The more time that passes, the heavier the lift will be. According to an analysis from the Committee for a Responsible Federal Budget, which advocates for low deficits and sustainable entitlement programs, delaying action until insolvency hits in 2033 will make the needed tax increases or benefit reductions about 25% larger than if Congress acted today.
In either case, the changes will be seriously disruptive to Americans' retirement plans and their financial security.
When Social Security was launched in 1935, the average life expectancy for Americans was 61. That means the average person died four years before qualifying for benefits. It was imagined as a safety net for the truly needy, not a conveyor belt to transfer wealth from the younger, working population to the older, relatively wealthier retired population.
Now, the average American lives to 78, more than a decade past the age (67) when they can start collecting full Social Security benefits – and 16 years beyond the eligibility age (62) for early retirees to collect partial benefits.
Restoring Social Security to its proper place as an old-age entitlement program and not a national pension system would be a good place for Congress to start. Realistically, however, that means raising the eligibility age for benefits. And given the federal government's track record of awful fiscal management, it also makes sense to empower individuals to control more of their retirement savings.

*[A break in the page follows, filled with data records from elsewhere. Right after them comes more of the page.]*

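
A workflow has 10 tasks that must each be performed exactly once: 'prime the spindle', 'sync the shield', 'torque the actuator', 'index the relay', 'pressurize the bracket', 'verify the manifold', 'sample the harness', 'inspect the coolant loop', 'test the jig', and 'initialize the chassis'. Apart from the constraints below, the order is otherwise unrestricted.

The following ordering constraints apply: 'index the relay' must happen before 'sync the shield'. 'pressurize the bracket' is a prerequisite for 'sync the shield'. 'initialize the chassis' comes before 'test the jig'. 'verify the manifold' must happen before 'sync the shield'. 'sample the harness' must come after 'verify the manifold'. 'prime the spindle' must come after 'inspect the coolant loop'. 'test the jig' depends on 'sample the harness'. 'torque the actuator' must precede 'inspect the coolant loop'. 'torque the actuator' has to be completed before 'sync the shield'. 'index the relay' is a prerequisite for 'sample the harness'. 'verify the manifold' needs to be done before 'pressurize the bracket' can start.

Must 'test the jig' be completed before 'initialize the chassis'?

The constraints actually force 'initialize the chassis' before 'test the jig' (via 'initialize the chassis' → 'test the jig'), not the other way around.
So 'test the jig' never precedes 'initialize the chassis'.

No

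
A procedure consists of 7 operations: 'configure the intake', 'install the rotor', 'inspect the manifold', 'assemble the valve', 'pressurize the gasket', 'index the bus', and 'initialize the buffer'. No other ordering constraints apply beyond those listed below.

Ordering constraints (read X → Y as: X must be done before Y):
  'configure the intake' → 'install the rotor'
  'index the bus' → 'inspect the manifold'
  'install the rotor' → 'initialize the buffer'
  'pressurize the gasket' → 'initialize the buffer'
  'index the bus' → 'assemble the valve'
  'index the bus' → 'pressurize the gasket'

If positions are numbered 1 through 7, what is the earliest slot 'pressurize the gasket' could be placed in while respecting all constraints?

Working backwards through the constraints from 'pressurize the gasket', its only required predecessor is 'index the bus'.
So at minimum 1 operation comes before 'pressurize the gasket', putting 'pressurize the gasket' no earlier than position 2. That position is achievable by scheduling exactly that predecessor first.

2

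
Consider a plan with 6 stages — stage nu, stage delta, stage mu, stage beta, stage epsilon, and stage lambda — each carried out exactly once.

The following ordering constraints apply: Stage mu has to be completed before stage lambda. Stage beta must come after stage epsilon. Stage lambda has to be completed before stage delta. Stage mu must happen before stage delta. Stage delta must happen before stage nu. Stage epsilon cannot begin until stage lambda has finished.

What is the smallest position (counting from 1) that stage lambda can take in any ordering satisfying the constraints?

2

The only stage forced before stage lambda (directly or transitively) is stage mu.
With 1 mandatory predecessor, the earliest stage lambda can sit is position 1+1 = 2, and placing just that one first achieves it.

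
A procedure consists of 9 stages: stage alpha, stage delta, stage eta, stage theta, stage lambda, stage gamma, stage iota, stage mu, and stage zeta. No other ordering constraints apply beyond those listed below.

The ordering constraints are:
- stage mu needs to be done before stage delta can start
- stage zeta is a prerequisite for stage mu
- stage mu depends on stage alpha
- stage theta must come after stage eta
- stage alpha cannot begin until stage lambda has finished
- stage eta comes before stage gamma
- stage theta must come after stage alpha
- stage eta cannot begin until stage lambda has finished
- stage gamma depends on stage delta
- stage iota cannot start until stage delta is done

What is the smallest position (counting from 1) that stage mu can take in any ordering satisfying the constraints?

Working backwards through the constraints from stage mu, its full set of required predecessors is stage alpha, stage lambda, stage zeta — 3 of them.
So at minimum 3 stages come before stage mu, putting stage mu no earlier than position 4. That position is achievable by scheduling exactly those predecessors first.

4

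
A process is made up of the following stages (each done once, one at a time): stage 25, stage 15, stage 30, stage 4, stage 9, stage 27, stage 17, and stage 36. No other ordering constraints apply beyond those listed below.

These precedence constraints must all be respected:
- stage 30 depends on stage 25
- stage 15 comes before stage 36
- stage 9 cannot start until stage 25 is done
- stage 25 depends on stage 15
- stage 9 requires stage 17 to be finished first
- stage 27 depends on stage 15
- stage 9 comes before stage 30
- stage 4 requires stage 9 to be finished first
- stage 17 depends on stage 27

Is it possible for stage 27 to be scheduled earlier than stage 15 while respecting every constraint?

No

There is a dependency chain stage 15 → stage 27, so stage 27 always comes after stage 15.
So no valid ordering can have stage 27 before stage 15.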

Privatizing Social Security – or at least letting individuals opt-out of the program so they can escape the sinking ship – would be a huge win for younger workers who have time to save on their own.
Finally, inflation always takes a toll on Social Security. While Social Security’s annual cost of living adjustment is expected to rise by 5-6% next year, that's significantly higher than the 1.3% and 1.6% adjustments provided in the past two years – and is not expected to continue to rise at such a rate going forward.
In closing, Congress has abandoned any pretense of fiscal sanity, with trillion-dollar budget deficits as far as the eye can see. But the math governing Social Security's decline is inexorable. We all know it’s going to end in a disaster. Waiting any longer to take it seriously only guarantees a bigger mess later on.